Fondo Especial del Tabaco: la Nación ahora le busca la quinta pata al gato

En lo que parece otro golpe bajo en la interminable lucha del kirchnerismo con el campo, los productores tabacaleros de la provincia se están viendo privados de la llegada de una parte importante del Fondo Especial del Tabaco.
Con un Ministerio de Agricultura que todavía no termina de acomodar el apero y una Secretaría de Agricultura que deja pasar los días, sin tener en cuenta o sin tener conocimiento de los tiempos que demanda el cultivo de tabaco, no se remiten los fondos que por ley les corresponden a los productores. El argumento es el cumplimiento de normas acordadas con la Organización Mundial de Comercio, una forma elegante de buscarle la quinta pata al gato.

Los criterios de distribución, igualitaria para las siete provincias, que pretende aplicar la Secretaría de Agricultura de la Nación, no tienen en cuenta que detrás de cada hectárea jujeña que produce 3500 kilos del mejor tabaco del país, hay una larga lista de factores que apuntalan el resultado final.

Abono de la tierra, labranza, cultivo, lucha contra las plagas y muchísima mano de obra, sin contar el seguro contra el granizo y la lucha contra este fenómeno natural que se logró mitigar en base al esfuerzo de la Cooperativa de Tabacaleros de Jujuy y todos sus asociados, son los pilares sobre los que se sostiene una actividad que es la segunda tomadora de mano de obra, después del Estado provincial.

Ahí radica uno de los principales desacuerdos y como respuesta, la Secretaría no aprueba los programas como fueron remitidos desde Jujuy, sobre todo los que corresponden al 80 por ciento del fondo. Eso lleva a que al no ser aprobados no haya resolución y al no tener resolución, no se transfiera la plata.

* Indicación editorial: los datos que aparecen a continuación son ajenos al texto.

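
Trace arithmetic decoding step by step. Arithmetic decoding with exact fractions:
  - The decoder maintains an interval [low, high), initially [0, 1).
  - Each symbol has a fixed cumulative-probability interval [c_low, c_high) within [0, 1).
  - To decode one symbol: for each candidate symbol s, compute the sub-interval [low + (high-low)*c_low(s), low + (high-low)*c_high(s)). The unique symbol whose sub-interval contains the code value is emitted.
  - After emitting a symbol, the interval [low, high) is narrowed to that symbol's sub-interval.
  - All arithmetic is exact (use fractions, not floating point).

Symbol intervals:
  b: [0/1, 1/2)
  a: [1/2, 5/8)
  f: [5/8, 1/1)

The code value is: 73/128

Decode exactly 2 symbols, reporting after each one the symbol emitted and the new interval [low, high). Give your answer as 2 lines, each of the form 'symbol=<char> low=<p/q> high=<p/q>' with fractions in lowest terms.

Step 1: interval [0/1, 1/1), width = 1/1 - 0/1 = 1/1
  'b': [0/1 + 1/1*0/1, 0/1 + 1/1*1/2) = [0/1, 1/2)
  'a': [0/1 + 1/1*1/2, 0/1 + 1/1*5/8) = [1/2, 5/8) <- contains code 73/128
  'f': [0/1 + 1/1*5/8, 0/1 + 1/1*1/1) = [5/8, 1/1)
  emit 'a', narrow to [1/2, 5/8)
Step 2: interval [1/2, 5/8), width = 5/8 - 1/2 = 1/8
  'b': [1/2 + 1/8*0/1, 1/2 + 1/8*1/2) = [1/2, 9/16)
  'a': [1/2 + 1/8*1/2, 1/2 + 1/8*5/8) = [9/16, 37/64) <- contains code 73/128
  'f': [1/2 + 1/8*5/8, 1/2 + 1/8*1/1) = [37/64, 5/8)
  emit 'a', narrow to [9/16, 37/64)

Answer: symbol=a low=1/2 high=5/8
symbol=a low=9/16 high=37/64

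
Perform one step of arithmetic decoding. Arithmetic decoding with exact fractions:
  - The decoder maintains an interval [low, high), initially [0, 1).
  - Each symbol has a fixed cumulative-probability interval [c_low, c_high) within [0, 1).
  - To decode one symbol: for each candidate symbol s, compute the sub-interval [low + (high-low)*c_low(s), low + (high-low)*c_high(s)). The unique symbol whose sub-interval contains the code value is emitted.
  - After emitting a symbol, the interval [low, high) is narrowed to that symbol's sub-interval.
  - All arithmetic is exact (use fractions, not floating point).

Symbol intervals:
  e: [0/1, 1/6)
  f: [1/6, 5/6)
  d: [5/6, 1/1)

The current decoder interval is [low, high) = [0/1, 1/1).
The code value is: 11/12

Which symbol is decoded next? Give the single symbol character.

Answer: d

Derivation:
Interval width = high − low = 1/1 − 0/1 = 1/1
Scaled code = (code − low) / width = (11/12 − 0/1) / 1/1 = 11/12
  e: [0/1, 1/6) 
  f: [1/6, 5/6) 
  d: [5/6, 1/1) ← scaled code falls here ✓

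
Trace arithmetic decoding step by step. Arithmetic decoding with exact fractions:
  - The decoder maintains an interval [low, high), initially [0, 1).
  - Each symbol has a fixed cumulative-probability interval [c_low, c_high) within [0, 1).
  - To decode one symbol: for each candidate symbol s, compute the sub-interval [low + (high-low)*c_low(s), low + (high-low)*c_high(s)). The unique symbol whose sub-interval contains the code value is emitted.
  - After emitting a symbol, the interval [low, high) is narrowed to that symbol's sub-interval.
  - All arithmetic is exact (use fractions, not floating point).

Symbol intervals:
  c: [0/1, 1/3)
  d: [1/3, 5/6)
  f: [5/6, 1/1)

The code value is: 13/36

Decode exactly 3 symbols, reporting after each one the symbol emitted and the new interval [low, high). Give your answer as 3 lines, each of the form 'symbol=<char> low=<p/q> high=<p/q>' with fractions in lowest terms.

Step 1: interval [0/1, 1/1), width = 1/1 - 0/1 = 1/1
  'c': [0/1 + 1/1*0/1, 0/1 + 1/1*1/3) = [0/1, 1/3)
  'd': [0/1 + 1/1*1/3, 0/1 + 1/1*5/6) = [1/3, 5/6) <- contains code 13/36
  'f': [0/1 + 1/1*5/6, 0/1 + 1/1*1/1) = [5/6, 1/1)
  emit 'd', narrow to [1/3, 5/6)
Step 2: interval [1/3, 5/6), width = 5/6 - 1/3 = 1/2
  'c': [1/3 + 1/2*0/1, 1/3 + 1/2*1/3) = [1/3, 1/2) <- contains code 13/36
  'd': [1/3 + 1/2*1/3, 1/3 + 1/2*5/6) = [1/2, 3/4)
  'f': [1/3 + 1/2*5/6, 1/3 + 1/2*1/1) = [3/4, 5/6)
  emit 'c', narrow to [1/3, 1/2)
Step 3: interval [1/3, 1/2), width = 1/2 - 1/3 = 1/6
  'c': [1/3 + 1/6*0/1, 1/3 + 1/6*1/3) = [1/3, 7/18) <- contains code 13/36
  'd': [1/3 + 1/6*1/3, 1/3 + 1/6*5/6) = [7/18, 17/36)
  'f': [1/3 + 1/6*5/6, 1/3 + 1/6*1/1) = [17/36, 1/2)
  emit 'c', narrow to [1/3, 7/18)

Answer: symbol=d low=1/3 high=5/6
symbol=c low=1/3 high=1/2
symbol=c low=1/3 high=7/18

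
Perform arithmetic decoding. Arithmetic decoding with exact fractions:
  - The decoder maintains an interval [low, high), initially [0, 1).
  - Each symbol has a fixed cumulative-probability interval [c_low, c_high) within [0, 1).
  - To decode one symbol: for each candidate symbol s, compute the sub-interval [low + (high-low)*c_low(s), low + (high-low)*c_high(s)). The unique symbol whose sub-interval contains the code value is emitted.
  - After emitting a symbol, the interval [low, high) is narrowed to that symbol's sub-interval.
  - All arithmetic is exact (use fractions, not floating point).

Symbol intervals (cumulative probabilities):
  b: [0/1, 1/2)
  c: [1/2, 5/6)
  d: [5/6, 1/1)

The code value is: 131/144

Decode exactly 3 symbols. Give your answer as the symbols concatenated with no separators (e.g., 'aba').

Step 1: interval [0/1, 1/1), width = 1/1 - 0/1 = 1/1
  'b': [0/1 + 1/1*0/1, 0/1 + 1/1*1/2) = [0/1, 1/2)
  'c': [0/1 + 1/1*1/2, 0/1 + 1/1*5/6) = [1/2, 5/6)
  'd': [0/1 + 1/1*5/6, 0/1 + 1/1*1/1) = [5/6, 1/1) <- contains code 131/144
  emit 'd', narrow to [5/6, 1/1)
Step 2: interval [5/6, 1/1), width = 1/1 - 5/6 = 1/6
  'b': [5/6 + 1/6*0/1, 5/6 + 1/6*1/2) = [5/6, 11/12) <- contains code 131/144
  'c': [5/6 + 1/6*1/2, 5/6 + 1/6*5/6) = [11/12, 35/36)
  'd': [5/6 + 1/6*5/6, 5/6 + 1/6*1/1) = [35/36, 1/1)
  emit 'b', narrow to [5/6, 11/12)
Step 3: interval [5/6, 11/12), width = 11/12 - 5/6 = 1/12
  'b': [5/6 + 1/12*0/1, 5/6 + 1/12*1/2) = [5/6, 7/8)
  'c': [5/6 + 1/12*1/2, 5/6 + 1/12*5/6) = [7/8, 65/72)
  'd': [5/6 + 1/12*5/6, 5/6 + 1/12*1/1) = [65/72, 11/12) <- contains code 131/144
  emit 'd', narrow to [65/72, 11/12)

Answer: dbd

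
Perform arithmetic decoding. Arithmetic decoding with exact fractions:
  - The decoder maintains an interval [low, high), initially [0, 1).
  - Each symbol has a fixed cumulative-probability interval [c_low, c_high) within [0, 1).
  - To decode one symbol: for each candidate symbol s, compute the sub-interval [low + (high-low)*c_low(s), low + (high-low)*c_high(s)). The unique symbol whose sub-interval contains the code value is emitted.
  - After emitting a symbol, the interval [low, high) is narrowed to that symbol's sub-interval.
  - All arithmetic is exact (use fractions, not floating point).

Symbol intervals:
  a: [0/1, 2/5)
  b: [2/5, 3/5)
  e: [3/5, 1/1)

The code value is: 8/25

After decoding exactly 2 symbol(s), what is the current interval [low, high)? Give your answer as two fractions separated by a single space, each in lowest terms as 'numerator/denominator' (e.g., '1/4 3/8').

Answer: 6/25 2/5

Derivation:
Step 1: interval [0/1, 1/1), width = 1/1 - 0/1 = 1/1
  'a': [0/1 + 1/1*0/1, 0/1 + 1/1*2/5) = [0/1, 2/5) <- contains code 8/25
  'b': [0/1 + 1/1*2/5, 0/1 + 1/1*3/5) = [2/5, 3/5)
  'e': [0/1 + 1/1*3/5, 0/1 + 1/1*1/1) = [3/5, 1/1)
  emit 'a', narrow to [0/1, 2/5)
Step 2: interval [0/1, 2/5), width = 2/5 - 0/1 = 2/5
  'a': [0/1 + 2/5*0/1, 0/1 + 2/5*2/5) = [0/1, 4/25)
  'b': [0/1 + 2/5*2/5, 0/1 + 2/5*3/5) = [4/25, 6/25)
  'e': [0/1 + 2/5*3/5, 0/1 + 2/5*1/1) = [6/25, 2/5) <- contains code 8/25
  emit 'e', narrow to [6/25, 2/5)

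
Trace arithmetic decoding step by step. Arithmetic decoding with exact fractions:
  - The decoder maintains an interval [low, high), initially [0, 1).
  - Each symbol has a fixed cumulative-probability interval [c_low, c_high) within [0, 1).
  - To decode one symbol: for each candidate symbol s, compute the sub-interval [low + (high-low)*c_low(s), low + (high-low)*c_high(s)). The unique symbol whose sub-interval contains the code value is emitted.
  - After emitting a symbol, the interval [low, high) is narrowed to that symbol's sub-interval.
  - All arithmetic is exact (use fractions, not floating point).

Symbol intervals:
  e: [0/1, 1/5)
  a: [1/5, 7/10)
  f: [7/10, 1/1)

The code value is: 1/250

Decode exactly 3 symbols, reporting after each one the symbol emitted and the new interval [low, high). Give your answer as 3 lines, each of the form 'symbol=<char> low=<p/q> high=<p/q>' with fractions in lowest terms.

Step 1: interval [0/1, 1/1), width = 1/1 - 0/1 = 1/1
  'e': [0/1 + 1/1*0/1, 0/1 + 1/1*1/5) = [0/1, 1/5) <- contains code 1/250
  'a': [0/1 + 1/1*1/5, 0/1 + 1/1*7/10) = [1/5, 7/10)
  'f': [0/1 + 1/1*7/10, 0/1 + 1/1*1/1) = [7/10, 1/1)
  emit 'e', narrow to [0/1, 1/5)
Step 2: interval [0/1, 1/5), width = 1/5 - 0/1 = 1/5
  'e': [0/1 + 1/5*0/1, 0/1 + 1/5*1/5) = [0/1, 1/25) <- contains code 1/250
  'a': [0/1 + 1/5*1/5, 0/1 + 1/5*7/10) = [1/25, 7/50)
  'f': [0/1 + 1/5*7/10, 0/1 + 1/5*1/1) = [7/50, 1/5)
  emit 'e', narrow to [0/1, 1/25)
Step 3: interval [0/1, 1/25), width = 1/25 - 0/1 = 1/25
  'e': [0/1 + 1/25*0/1, 0/1 + 1/25*1/5) = [0/1, 1/125) <- contains code 1/250
  'a': [0/1 + 1/25*1/5, 0/1 + 1/25*7/10) = [1/125, 7/250)
  'f': [0/1 + 1/25*7/10, 0/1 + 1/25*1/1) = [7/250, 1/25)
  emit 'e', narrow to [0/1, 1/125)

Answer: symbol=e low=0/1 high=1/5
symbol=e low=0/1 high=1/25
symbol=e low=0/1 high=1/125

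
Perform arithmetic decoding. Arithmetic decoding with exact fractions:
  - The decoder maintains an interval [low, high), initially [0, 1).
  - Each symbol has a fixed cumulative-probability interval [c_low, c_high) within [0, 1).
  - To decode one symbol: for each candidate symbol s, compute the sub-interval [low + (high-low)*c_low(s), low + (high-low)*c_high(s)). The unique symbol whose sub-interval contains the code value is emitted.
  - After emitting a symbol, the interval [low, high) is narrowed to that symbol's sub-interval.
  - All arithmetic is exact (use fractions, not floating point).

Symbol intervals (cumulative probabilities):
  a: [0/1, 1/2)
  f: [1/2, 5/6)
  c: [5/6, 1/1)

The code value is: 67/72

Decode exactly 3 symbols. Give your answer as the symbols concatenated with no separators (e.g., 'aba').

Step 1: interval [0/1, 1/1), width = 1/1 - 0/1 = 1/1
  'a': [0/1 + 1/1*0/1, 0/1 + 1/1*1/2) = [0/1, 1/2)
  'f': [0/1 + 1/1*1/2, 0/1 + 1/1*5/6) = [1/2, 5/6)
  'c': [0/1 + 1/1*5/6, 0/1 + 1/1*1/1) = [5/6, 1/1) <- contains code 67/72
  emit 'c', narrow to [5/6, 1/1)
Step 2: interval [5/6, 1/1), width = 1/1 - 5/6 = 1/6
  'a': [5/6 + 1/6*0/1, 5/6 + 1/6*1/2) = [5/6, 11/12)
  'f': [5/6 + 1/6*1/2, 5/6 + 1/6*5/6) = [11/12, 35/36) <- contains code 67/72
  'c': [5/6 + 1/6*5/6, 5/6 + 1/6*1/1) = [35/36, 1/1)
  emit 'f', narrow to [11/12, 35/36)
Step 3: interval [11/12, 35/36), width = 35/36 - 11/12 = 1/18
  'a': [11/12 + 1/18*0/1, 11/12 + 1/18*1/2) = [11/12, 17/18) <- contains code 67/72
  'f': [11/12 + 1/18*1/2, 11/12 + 1/18*5/6) = [17/18, 26/27)
  'c': [11/12 + 1/18*5/6, 11/12 + 1/18*1/1) = [26/27, 35/36)
  emit 'a', narrow to [11/12, 17/18)

Answer: cfa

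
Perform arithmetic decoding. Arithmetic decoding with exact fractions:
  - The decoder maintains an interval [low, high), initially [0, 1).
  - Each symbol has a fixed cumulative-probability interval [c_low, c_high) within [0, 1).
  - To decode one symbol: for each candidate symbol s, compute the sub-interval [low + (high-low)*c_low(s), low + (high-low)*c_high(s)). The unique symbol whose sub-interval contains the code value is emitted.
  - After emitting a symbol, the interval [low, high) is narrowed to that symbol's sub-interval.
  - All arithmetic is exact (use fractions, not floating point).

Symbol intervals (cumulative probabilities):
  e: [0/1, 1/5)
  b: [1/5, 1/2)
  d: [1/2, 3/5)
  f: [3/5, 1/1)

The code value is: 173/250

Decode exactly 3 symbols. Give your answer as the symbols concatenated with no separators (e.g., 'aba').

Answer: fbe

Derivation:
Step 1: interval [0/1, 1/1), width = 1/1 - 0/1 = 1/1
  'e': [0/1 + 1/1*0/1, 0/1 + 1/1*1/5) = [0/1, 1/5)
  'b': [0/1 + 1/1*1/5, 0/1 + 1/1*1/2) = [1/5, 1/2)
  'd': [0/1 + 1/1*1/2, 0/1 + 1/1*3/5) = [1/2, 3/5)
  'f': [0/1 + 1/1*3/5, 0/1 + 1/1*1/1) = [3/5, 1/1) <- contains code 173/250
  emit 'f', narrow to [3/5, 1/1)
Step 2: interval [3/5, 1/1), width = 1/1 - 3/5 = 2/5
  'e': [3/5 + 2/5*0/1, 3/5 + 2/5*1/5) = [3/5, 17/25)
  'b': [3/5 + 2/5*1/5, 3/5 + 2/5*1/2) = [17/25, 4/5) <- contains code 173/250
  'd': [3/5 + 2/5*1/2, 3/5 + 2/5*3/5) = [4/5, 21/25)
  'f': [3/5 + 2/5*3/5, 3/5 + 2/5*1/1) = [21/25, 1/1)
  emit 'b', narrow to [17/25, 4/5)
Step 3: interval [17/25, 4/5), width = 4/5 - 17/25 = 3/25
  'e': [17/25 + 3/25*0/1, 17/25 + 3/25*1/5) = [17/25, 88/125) <- contains code 173/250
  'b': [17/25 + 3/25*1/5, 17/25 + 3/25*1/2) = [88/125, 37/50)
  'd': [17/25 + 3/25*1/2, 17/25 + 3/25*3/5) = [37/50, 94/125)
  'f': [17/25 + 3/25*3/5, 17/25 + 3/25*1/1) = [94/125, 4/5)
  emit 'e', narrow to [17/25, 88/125)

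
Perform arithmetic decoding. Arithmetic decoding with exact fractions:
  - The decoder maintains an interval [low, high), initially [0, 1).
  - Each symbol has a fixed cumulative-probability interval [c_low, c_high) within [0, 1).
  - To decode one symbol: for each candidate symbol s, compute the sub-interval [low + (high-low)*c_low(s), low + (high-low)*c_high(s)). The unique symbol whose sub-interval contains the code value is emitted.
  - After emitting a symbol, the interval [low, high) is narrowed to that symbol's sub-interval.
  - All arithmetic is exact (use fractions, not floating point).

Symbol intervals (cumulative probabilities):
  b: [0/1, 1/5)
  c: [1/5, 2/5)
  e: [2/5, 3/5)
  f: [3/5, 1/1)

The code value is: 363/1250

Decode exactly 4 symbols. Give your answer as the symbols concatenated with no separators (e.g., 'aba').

Answer: cecc

Derivation:
Step 1: interval [0/1, 1/1), width = 1/1 - 0/1 = 1/1
  'b': [0/1 + 1/1*0/1, 0/1 + 1/1*1/5) = [0/1, 1/5)
  'c': [0/1 + 1/1*1/5, 0/1 + 1/1*2/5) = [1/5, 2/5) <- contains code 363/1250
  'e': [0/1 + 1/1*2/5, 0/1 + 1/1*3/5) = [2/5, 3/5)
  'f': [0/1 + 1/1*3/5, 0/1 + 1/1*1/1) = [3/5, 1/1)
  emit 'c', narrow to [1/5, 2/5)
Step 2: interval [1/5, 2/5), width = 2/5 - 1/5 = 1/5
  'b': [1/5 + 1/5*0/1, 1/5 + 1/5*1/5) = [1/5, 6/25)
  'c': [1/5 + 1/5*1/5, 1/5 + 1/5*2/5) = [6/25, 7/25)
  'e': [1/5 + 1/5*2/5, 1/5 + 1/5*3/5) = [7/25, 8/25) <- contains code 363/1250
  'f': [1/5 + 1/5*3/5, 1/5 + 1/5*1/1) = [8/25, 2/5)
  emit 'e', narrow to [7/25, 8/25)
Step 3: interval [7/25, 8/25), width = 8/25 - 7/25 = 1/25
  'b': [7/25 + 1/25*0/1, 7/25 + 1/25*1/5) = [7/25, 36/125)
  'c': [7/25 + 1/25*1/5, 7/25 + 1/25*2/5) = [36/125, 37/125) <- contains code 363/1250
  'e': [7/25 + 1/25*2/5, 7/25 + 1/25*3/5) = [37/125, 38/125)
  'f': [7/25 + 1/25*3/5, 7/25 + 1/25*1/1) = [38/125, 8/25)
  emit 'c', narrow to [36/125, 37/125)
Step 4: interval [36/125, 37/125), width = 37/125 - 36/125 = 1/125
  'b': [36/125 + 1/125*0/1, 36/125 + 1/125*1/5) = [36/125, 181/625)
  'c': [36/125 + 1/125*1/5, 36/125 + 1/125*2/5) = [181/625, 182/625) <- contains code 363/1250
  'e': [36/125 + 1/125*2/5, 36/125 + 1/125*3/5) = [182/625, 183/625)
  'f': [36/125 + 1/125*3/5, 36/125 + 1/125*1/1) = [183/625, 37/125)
  emit 'c', narrow to [181/625, 182/625)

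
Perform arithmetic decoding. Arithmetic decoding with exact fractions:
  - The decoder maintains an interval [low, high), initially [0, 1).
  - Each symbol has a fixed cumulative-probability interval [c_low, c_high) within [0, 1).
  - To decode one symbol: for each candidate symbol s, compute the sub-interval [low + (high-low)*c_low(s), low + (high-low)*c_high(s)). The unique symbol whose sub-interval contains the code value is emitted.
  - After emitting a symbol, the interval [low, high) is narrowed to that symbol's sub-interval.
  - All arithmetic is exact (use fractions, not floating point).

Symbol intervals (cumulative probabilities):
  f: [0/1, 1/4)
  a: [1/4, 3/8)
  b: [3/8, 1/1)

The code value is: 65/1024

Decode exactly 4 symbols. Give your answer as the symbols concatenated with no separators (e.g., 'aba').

Answer: faff

Derivation:
Step 1: interval [0/1, 1/1), width = 1/1 - 0/1 = 1/1
  'f': [0/1 + 1/1*0/1, 0/1 + 1/1*1/4) = [0/1, 1/4) <- contains code 65/1024
  'a': [0/1 + 1/1*1/4, 0/1 + 1/1*3/8) = [1/4, 3/8)
  'b': [0/1 + 1/1*3/8, 0/1 + 1/1*1/1) = [3/8, 1/1)
  emit 'f', narrow to [0/1, 1/4)
Step 2: interval [0/1, 1/4), width = 1/4 - 0/1 = 1/4
  'f': [0/1 + 1/4*0/1, 0/1 + 1/4*1/4) = [0/1, 1/16)
  'a': [0/1 + 1/4*1/4, 0/1 + 1/4*3/8) = [1/16, 3/32) <- contains code 65/1024
  'b': [0/1 + 1/4*3/8, 0/1 + 1/4*1/1) = [3/32, 1/4)
  emit 'a', narrow to [1/16, 3/32)
Step 3: interval [1/16, 3/32), width = 3/32 - 1/16 = 1/32
  'f': [1/16 + 1/32*0/1, 1/16 + 1/32*1/4) = [1/16, 9/128) <- contains code 65/1024
  'a': [1/16 + 1/32*1/4, 1/16 + 1/32*3/8) = [9/128, 19/256)
  'b': [1/16 + 1/32*3/8, 1/16 + 1/32*1/1) = [19/256, 3/32)
  emit 'f', narrow to [1/16, 9/128)
Step 4: interval [1/16, 9/128), width = 9/128 - 1/16 = 1/128
  'f': [1/16 + 1/128*0/1, 1/16 + 1/128*1/4) = [1/16, 33/512) <- contains code 65/1024
  'a': [1/16 + 1/128*1/4, 1/16 + 1/128*3/8) = [33/512, 67/1024)
  'b': [1/16 + 1/128*3/8, 1/16 + 1/128*1/1) = [67/1024, 9/128)
  emit 'f', narrow to [1/16, 33/512)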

Una forma directa y muy eficiente de generar problemas económicos a un sector productivo que históricamente para estas fechas ya contaba con esos recursos para afrontar la campaña.

Los argumentos de la Secretaría, basados en los límites impuestos por la Organización Mundial de Comercio en acuerdos suscriptos con nuestro país en 1994 ponen limitantes a otros efectos que no se tocan en ningún punto con lo reglamentado por la ley 19.800. Un misterio que sólo los inescrutables senderos de la política pueden permitir.

Mientras tanto, la máquina de impedir ha sido aceitada con la llegada del ministro de Agricultura, Julián Domínguez, quien -dicen los que lo sufren- está enredado con la nueva botonera a su cargo y el efecto de cámara lenta que hasta ahora le imprimió a su gestión.

Diciembre está a un tranco de pollo y la primera "bajereada" de esta cosecha, es muy posible que coincida con la "feria" administrativa porteña que se inicia a mediados del mes doce, fecha a partir de la cual será muy difícil encontrar algunos funcionarios con poder de decisión sobre estos temas. ¿Será éste el año que se abra el acopio de tabaco, sin que la provincia haya percibido en su totalidad los recursos del Fondo Especial del Tabaco correspondientes a campaña anterior?. El ministro Domínguez tiene la palabra.